As it stands, in my subject ITT recruitment is so low, if I wanted to continue to teach, I could have my pick of schools. No need for me to work in anything other than the best schools - same for anyone is maths, MFL, the sciences, DT and increasingly in other subjects How would that improve education for the majority?

And the argument that the private schools could just be taken over. ...sure, at a cost. Some are in listed buildings, held together with duct tape and a prayer. Good luck with the maintenance!

oldwhyno · 12/04/2023 07:09

it’s hard to say what would happen because Labour haven’t published a detailed policy or an impact assessment. But one thing is for sure, it would only serve to make private education even more exclusive, reducing social mobility.

The wealthier middle class are not your enemy.

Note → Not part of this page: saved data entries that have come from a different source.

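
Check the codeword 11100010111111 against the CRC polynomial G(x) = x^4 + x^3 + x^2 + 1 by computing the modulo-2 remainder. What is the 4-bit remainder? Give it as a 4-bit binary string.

0000

Modulo-2 division of 11100010111111 by 11101:
  pos 0: 11100 XOR 11101 = 00001
  pos 4: 10101 XOR 11101 = 01000
  pos 5: 10001 XOR 11101 = 01100
  pos 6: 11001 XOR 11101 = 00100
  pos 8: 10011 XOR 11101 = 01110
  pos 9: 11101 XOR 11101 = 00000
Remainder = 0000 (zero — the frame passes the CRC check).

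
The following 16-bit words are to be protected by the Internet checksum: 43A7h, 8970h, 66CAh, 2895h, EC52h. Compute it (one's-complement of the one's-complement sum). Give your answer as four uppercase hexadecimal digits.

B735

One's-complement addition (fold any carry out of bit 15 back into bit 0):
  0x43A7 + 0x8970 = 0x0CD17
  0xCD17 + 0x66CA = 0x133E1 → wrap carry → 0x33E2
  0x33E2 + 0x2895 = 0x05C77
  0x5C77 + 0xEC52 = 0x148C9 → wrap carry → 0x48CA
One's-complement sum = 0x48CA.
Checksum = ~0x48CA & 0xFFFF = 0xB735.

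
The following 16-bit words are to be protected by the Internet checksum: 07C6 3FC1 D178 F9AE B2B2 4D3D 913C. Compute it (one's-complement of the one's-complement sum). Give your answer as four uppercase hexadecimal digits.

5C24

One's-complement addition (fold any carry out of bit 15 back into bit 0):
  0x07C6 + 0x3FC1 = 0x04787
  0x4787 + 0xD178 = 0x118FF → wrap carry → 0x1900
  0x1900 + 0xF9AE = 0x112AE → wrap carry → 0x12AF
  0x12AF + 0xB2B2 = 0x0C561
  0xC561 + 0x4D3D = 0x1129E → wrap carry → 0x129F
  0x129F + 0x913C = 0x0A3DB
One's-complement sum = 0xA3DB.
Checksum = ~0xA3DB & 0xFFFF = 0x5C24.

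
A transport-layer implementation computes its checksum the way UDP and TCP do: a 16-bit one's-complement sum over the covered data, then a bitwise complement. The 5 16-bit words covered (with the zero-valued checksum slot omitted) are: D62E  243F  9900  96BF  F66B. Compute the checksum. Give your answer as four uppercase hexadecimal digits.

DF65

One's-complement addition (fold any carry out of bit 15 back into bit 0):
  0xD62E + 0x243F = 0x0FA6D
  0xFA6D + 0x9900 = 0x1936D → wrap carry → 0x936E
  0x936E + 0x96BF = 0x12A2D → wrap carry → 0x2A2E
  0x2A2E + 0xF66B = 0x12099 → wrap carry → 0x209A
One's-complement sum = 0x209A.
Checksum = ~0x209A & 0xFFFF = 0xDF65.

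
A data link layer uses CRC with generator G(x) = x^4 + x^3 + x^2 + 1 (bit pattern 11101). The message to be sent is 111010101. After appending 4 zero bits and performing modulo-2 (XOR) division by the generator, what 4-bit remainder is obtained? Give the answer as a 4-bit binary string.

Append 4 zeros: 1110101010000. Divide by 11101 (XOR where the leading bit is 1):
  pos 0: 11101 XOR 11101 = 00000
  pos 6: 10100 XOR 11101 = 01001
  pos 7: 10010 XOR 11101 = 01111
  pos 8: 11110 XOR 11101 = 00011
Remainder (last 4 bits) = 0011. This is the CRC / FCS.

0011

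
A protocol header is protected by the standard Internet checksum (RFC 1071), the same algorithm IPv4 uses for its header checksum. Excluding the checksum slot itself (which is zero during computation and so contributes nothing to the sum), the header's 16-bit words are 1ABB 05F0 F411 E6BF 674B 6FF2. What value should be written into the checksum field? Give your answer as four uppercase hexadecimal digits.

2D45

One's-complement addition (fold any carry out of bit 15 back into bit 0):
  0x1ABB + 0x05F0 = 0x020AB
  0x20AB + 0xF411 = 0x114BC → wrap carry → 0x14BD
  0x14BD + 0xE6BF = 0x0FB7C
  0xFB7C + 0x674B = 0x162C7 → wrap carry → 0x62C8
  0x62C8 + 0x6FF2 = 0x0D2BA
One's-complement sum = 0xD2BA.
Checksum = ~0xD2BA & 0xFFFF = 0x2D45.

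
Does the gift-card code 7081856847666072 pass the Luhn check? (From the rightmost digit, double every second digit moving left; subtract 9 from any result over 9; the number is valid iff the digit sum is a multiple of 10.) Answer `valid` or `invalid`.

From the right, keep odd positions and double even positions (subtract 9 from any doubled value over 9):
  doubled (positions 2,4,...): 5 3 3 8 3 7 7 5 → sum 41
  kept (positions 1,3,...): 2 0 6 7 8 5 1 0 → sum 29
Total = 70.
70 mod 10 = 0, so the number is valid.

valid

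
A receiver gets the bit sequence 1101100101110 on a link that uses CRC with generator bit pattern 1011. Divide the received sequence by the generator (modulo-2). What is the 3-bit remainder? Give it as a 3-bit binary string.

101

Modulo-2 division of 1101100101110 by 1011:
  pos 0: 1101 XOR 1011 = 0110
  pos 1: 1101 XOR 1011 = 0110
  pos 2: 1100 XOR 1011 = 0111
  pos 3: 1110 XOR 1011 = 0101
  pos 4: 1011 XOR 1011 = 0000
  pos 9: 1110 XOR 1011 = 0101
Remainder = 101 (nonzero — an error is detected).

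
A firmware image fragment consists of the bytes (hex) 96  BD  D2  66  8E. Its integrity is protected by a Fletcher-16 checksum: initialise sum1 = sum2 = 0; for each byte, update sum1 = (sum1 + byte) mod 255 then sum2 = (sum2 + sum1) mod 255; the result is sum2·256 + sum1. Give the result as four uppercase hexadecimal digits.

Running sums (mod 255):
  after byte 0 (96): sum1=150, sum2=150
  after byte 1 (BD): sum1=84, sum2=234
  after byte 2 (D2): sum1=39, sum2=18
  after byte 3 (66): sum1=141, sum2=159
  after byte 4 (8E): sum1=28, sum2=187
Checksum = sum2·256 + sum1 = 187·256 + 28 = 47900 = 0xBB1C.

BB1C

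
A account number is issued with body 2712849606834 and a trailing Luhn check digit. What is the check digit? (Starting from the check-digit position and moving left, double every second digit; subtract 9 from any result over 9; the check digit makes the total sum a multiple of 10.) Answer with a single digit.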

gwrachod · 12/04/2023 07:10

Bumpitybumper · 12/04/2023 07:03

I don't buy into this at all.

I have plenty of 'rich' friends that send their kids to state schools. None of them are massively invested in or put any of their resources into improving the school that needs significant improvement in the poorer area of town. Instead they join the PTFA of the already well resourced great schools and hold massive fundraising events that pump further money into the schools they attend.

Houses in the catchments of these schools are only really affordable to those with highly paid professional jobs. The intake is pretty homogeneous and parents will openly state that they chose the schools because they didn't want their kids going somewhere where parents wear pyjamas on the school run or vape at the school gates. The state schools are being used a social filter for their darlings and the gulf between the results of the different schools would suggest that the kids at the underprivileged schools do not benefit from having the rich kids in a state school near them at all.

I feel most sorry for the parents in the 'bad' school catchment that can't afford the £300k+ they would need to move to the better area. At least in the current system they can afford the £10k a year (with immense sacrifice) and give their kids a bloody chance of escaping the poverty trap. Make these parents pay VAT on fees and the schools will become unaffordable or they will have to make yet further cuts to their already extremely basic lifestyles. Ban private schools and condemn the kids to a bad education.

Banning private schools or making them more expensive will not promote equality for the poorest and most vulnerable. Those with means won't just attend the local rubbish comprehensive and raise standards. To think this would happen is just unbelievably naive.

Not all rich people have power and influence over government, no.

Yes, plenty will just focus on their own local school, not the whole system.

But everyone would be invested in standing against changes that impacted all schools negatively.

And the smaller group of rich people who do have influence - including politicians - would exert it.